My initial thought was to simply use the REPLACE command built into SQL Server. You would need 4 replace commands
REPLACE(REPLACE(REPLACE(REPLACE(@String, ‘ ‘,’’), CHAR(13), ‘’),CHAR(10), ‘’), CHAR(9), ‘’).
Since the REPLACE operation is part of the SQL base language I have found it works much faster.
Let’s say you don’t have REPLACE as an operation available to you, you can take advantage of a tally table to do the processing in a single query. A Tally table has one column, number. It contains a sequence of numbers from 1 to as many as you need. The following query performs the same function as the original example with less work.

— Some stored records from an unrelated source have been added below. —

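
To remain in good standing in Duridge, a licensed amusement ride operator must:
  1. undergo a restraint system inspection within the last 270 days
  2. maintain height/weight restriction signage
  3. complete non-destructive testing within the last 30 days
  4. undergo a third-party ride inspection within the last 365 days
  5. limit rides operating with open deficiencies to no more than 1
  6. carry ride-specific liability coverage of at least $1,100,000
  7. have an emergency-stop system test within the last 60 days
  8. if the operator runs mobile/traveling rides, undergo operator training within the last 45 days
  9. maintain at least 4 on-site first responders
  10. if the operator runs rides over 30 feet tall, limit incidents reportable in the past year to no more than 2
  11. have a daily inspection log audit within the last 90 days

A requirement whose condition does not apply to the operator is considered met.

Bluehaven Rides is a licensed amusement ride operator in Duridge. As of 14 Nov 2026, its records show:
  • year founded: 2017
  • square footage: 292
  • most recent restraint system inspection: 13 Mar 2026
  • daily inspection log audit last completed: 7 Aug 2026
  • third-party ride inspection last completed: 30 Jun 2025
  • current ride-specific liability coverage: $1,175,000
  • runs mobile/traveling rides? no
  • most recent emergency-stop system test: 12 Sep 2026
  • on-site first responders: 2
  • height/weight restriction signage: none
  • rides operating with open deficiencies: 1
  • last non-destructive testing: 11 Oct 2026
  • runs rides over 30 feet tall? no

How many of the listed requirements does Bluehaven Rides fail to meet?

6

1. restraint system inspection 246 days ago vs limit 270 → met
2. height/weight restriction signage absent → not met
3. non-destructive testing 34 days ago vs limit 30 → not met
4. third-party ride inspection 502 days ago vs limit 365 → not met
5. rides operating with open deficiencies 1 ≤ 1 → met
6. ride-specific liability coverage $1,175,000 ≥ $1,100,000 → met
7. emergency-stop system test 63 days ago vs limit 60 → not met
8. condition 'runs mobile/traveling rides' does not hold → requirement n/a → met
9. on-site first responders 2 < 4 → not met
10. condition 'runs rides over 30 feet tall' does not hold → requirement n/a → met
11. daily inspection log audit 99 days ago vs limit 90 → not met
Not met: 6 of 11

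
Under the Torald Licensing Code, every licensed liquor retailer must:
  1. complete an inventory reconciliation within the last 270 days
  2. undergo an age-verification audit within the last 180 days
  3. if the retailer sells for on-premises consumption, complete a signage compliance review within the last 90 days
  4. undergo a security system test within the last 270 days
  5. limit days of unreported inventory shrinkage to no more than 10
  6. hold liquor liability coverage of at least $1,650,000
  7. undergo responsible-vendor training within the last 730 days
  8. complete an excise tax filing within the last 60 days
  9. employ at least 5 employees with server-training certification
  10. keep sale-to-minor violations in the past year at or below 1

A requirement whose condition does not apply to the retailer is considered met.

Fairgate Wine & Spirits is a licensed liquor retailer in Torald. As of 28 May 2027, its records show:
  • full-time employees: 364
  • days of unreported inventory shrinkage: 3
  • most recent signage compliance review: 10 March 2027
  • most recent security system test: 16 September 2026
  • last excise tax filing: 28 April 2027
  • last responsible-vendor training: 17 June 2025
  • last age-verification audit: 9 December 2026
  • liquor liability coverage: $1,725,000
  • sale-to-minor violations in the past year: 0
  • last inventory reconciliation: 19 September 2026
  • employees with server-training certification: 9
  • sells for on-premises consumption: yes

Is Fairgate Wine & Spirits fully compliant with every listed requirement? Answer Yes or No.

1. inventory reconciliation 251 days ago vs limit 270 → met
2. age-verification audit 170 days ago vs limit 180 → met
3. condition 'sells for on-premises consumption' holds; signage compliance review 79 days ago vs limit 90 → met
4. security system test 254 days ago vs limit 270 → met
5. days of unreported inventory shrinkage 3 ≤ 10 → met
6. liquor liability coverage $1,725,000 ≥ $1,650,000 → met
7. responsible-vendor training 710 days ago vs limit 730 → met
8. excise tax filing 30 days ago vs limit 60 → met
9. employees with server-training certification 9 ≥ 5 → met
10. sale-to-minor violations in the past year 0 ≤ 1 → met
All met.

Yes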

DECLARE @String VARCHAR(1000) =
‘THIS IS A STRING WITH WHITE SPACE’ +
CHAR(13) + CHAR(10) + CHAR(9)
DECLARE @Result VARCHAR(1000) = '' -- initialize the variable or you end up with null
SELECT @Result += SUBSTRING (@string, Number, 1)
FROM Tally
WHERE Number BETWEEN 1 AND LEN(@String)
AND SUBSTRING(@String, Number, 1) NOT IN (‘ ‘, CHAR(13), CHAR(10), CHAR(9))
The value @Result will now have all the characters found in @String without white space.
THISISASTRINGWITHWHITESPACE
Set operations rock in SQL Server. A Tally table provides you with many opportunities to do things as sets.